Kültür, Sanat ve bilimsel çalışmalara nasıl bakıyorsunuz, var mı bir çalışmanız?

Kültür sanat aslında avuntumuzu az da olsa bertaraf ediyor ama maddi sıkıntılardan dolayı tam olarak yararlanamıyoruz. Kendimce derlemelerim, birikimlerim var toparlamaya çalışmalarım   var. Bununla da resim, fotoğrafçılık, sinema, senaryo, kısa film ve şiir üzerinde çalışmalar  yapıyorum ki daha öncede çalışmamız olmuştu.

İhraç edildikten sonra yaşadığınız zor günlerde yeterince desteklendiğinizi düşünüyor musunuz, kimler sizin yanınızdaydı bu süreçte?

Çok fazla bir şey beklememekle birlikte genelde meslektaşlarımız bizden uzak durmaya çalışıyorlar, iletişim kurmaktan korktukları için çok kişi bizden uzak duruyor. Çok fazlada bir destek olmadığı gibi kendimizi tecrit edilmiş sayıyoruz. Sadece toplumun belli muhalif  kesimlerinde az olsa psikolojik destek var.

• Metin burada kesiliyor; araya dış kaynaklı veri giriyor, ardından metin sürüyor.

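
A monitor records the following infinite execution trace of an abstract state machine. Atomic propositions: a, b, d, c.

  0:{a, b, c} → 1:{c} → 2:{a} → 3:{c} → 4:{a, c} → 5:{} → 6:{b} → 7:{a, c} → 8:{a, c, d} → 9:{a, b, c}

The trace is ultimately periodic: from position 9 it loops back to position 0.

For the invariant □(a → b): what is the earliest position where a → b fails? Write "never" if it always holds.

2

Check a → b at each position in order: 0 ✓, 1 ✓.
At position 2 the labels are {a}, so a → b is false there. This is the first violation.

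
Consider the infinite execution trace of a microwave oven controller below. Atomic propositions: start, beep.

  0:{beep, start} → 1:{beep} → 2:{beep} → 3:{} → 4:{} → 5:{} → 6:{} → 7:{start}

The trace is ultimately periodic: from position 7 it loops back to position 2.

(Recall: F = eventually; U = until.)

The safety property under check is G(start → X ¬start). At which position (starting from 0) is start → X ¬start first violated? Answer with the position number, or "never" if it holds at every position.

never

start → X ¬start holds at every position 0..7, and those are all the positions the trace ever visits, so the invariant G(start → X ¬start) is never violated.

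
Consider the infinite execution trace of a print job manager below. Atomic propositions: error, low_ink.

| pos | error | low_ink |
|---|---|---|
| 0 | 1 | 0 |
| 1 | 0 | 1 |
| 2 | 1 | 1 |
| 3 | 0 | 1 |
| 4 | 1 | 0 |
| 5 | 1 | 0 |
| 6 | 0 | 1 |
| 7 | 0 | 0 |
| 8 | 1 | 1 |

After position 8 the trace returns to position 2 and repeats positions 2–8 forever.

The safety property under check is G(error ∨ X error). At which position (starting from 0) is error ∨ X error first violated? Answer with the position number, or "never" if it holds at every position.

6

Check error ∨ X error at each position in order: 0 ✓, 1 ✓, 2 ✓, 3 ✓, 4 ✓, 5 ✓.
At position 6 the labels are {low_ink} and the next position 7 has {}, so error ∨ X error is false there. This is the first violation.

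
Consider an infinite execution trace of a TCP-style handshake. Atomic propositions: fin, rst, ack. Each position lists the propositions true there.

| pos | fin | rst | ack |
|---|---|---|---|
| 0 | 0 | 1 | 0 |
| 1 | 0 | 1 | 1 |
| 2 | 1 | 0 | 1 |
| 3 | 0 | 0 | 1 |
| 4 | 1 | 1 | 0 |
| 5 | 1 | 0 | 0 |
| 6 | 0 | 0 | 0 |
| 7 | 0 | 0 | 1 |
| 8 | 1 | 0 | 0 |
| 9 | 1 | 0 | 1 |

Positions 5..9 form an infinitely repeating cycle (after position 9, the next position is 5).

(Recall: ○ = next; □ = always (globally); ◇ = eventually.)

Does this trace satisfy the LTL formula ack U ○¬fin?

Walking from position 0: ○¬fin first holds at position 0, and ack holds at every earlier position along the way, so ack U ○¬fin holds.

Holds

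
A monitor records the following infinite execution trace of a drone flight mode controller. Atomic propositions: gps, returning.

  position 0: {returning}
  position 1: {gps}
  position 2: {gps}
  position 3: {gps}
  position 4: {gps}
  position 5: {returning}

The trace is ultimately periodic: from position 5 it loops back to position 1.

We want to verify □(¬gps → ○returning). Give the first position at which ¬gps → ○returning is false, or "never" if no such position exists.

0

At position 0 the labels are {returning} and the next position 1 has {gps}, so ¬gps → ○returning is false there. This is the first violation.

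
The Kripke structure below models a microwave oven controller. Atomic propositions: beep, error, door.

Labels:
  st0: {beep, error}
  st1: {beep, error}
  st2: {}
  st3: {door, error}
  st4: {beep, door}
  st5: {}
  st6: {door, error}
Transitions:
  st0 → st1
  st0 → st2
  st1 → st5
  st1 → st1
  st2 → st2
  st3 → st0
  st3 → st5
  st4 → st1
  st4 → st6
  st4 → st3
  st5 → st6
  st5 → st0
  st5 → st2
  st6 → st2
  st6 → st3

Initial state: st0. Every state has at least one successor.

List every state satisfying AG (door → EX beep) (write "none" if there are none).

States satisfying door → EX beep: {st0, st1, st2, st3, st4, st5}.
States satisfying AG (door → EX beep): {st2}.

{st2}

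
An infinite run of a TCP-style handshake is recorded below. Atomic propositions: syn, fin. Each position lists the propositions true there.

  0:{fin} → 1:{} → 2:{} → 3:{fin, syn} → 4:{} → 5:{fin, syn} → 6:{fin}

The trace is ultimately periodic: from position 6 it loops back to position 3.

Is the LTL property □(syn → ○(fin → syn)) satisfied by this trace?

syn → ○(fin → syn) must hold at every position from 0 onward. It fails at position 5, so □(syn → ○(fin → syn)) is false.
Positions where syn holds: 3, 5.
Check ○(fin → syn) at each: 3→ok, 5→fails.

Violated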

İhraç edilen insanlarımız için neler yapılabilir, nasıl desteklenebilirler, bu konuda neler söylersiniz?

İhraç edilenlerle ilgili gündemi sıcak tutmak ve yapılan haksızlıkları teşhir etmek ve kamuoyunu bu konuda duyarlı hale getirmek önemlidir. Basın yayının, medyanın desteği  çok önemlidir bu konuda.

 

Nasıl bir gelecek hayal ediyorsunuz demokrasi, eşit bir yaşam ve barış için coğrafyamız ve kendini adınıza?

Ülkenin geleceği için DEMOKRASİ olmazsa olmazlardandır. Toplumun barış içinde bir arada yaşamaya ve uzlaşmaya ihtiyacı var. Tek düze yapılanma ve dayatmalardan vaz geçilmeli, tüm  kimliklerin kendini ifade edebilmesi sağlanmalı, dilleri üzerindeki baskılar kaldırılmalı, her türlü inanç, ibadet, kültür desteklenmeli ve geliştirilmeli, fikirler suç sayılmamalı, kendilerini ifade etme özgürlüğü tanınmalı.

Tek düze dayatmalar suç sayılmalıdır. Millî gelir toplumun refahı için kullanılmalıdır. Özellikle gençliğe yönelik iş alanları geliştirilmeli, işsizlikle mücadele esas alınmalı. İşsizliği azami seviyeye düşürmek için yoğunlaşılmalıdır. Hayalimdeki gelecek budur.

               Ötekilerin Gündemi olarak teşekkür ederiz.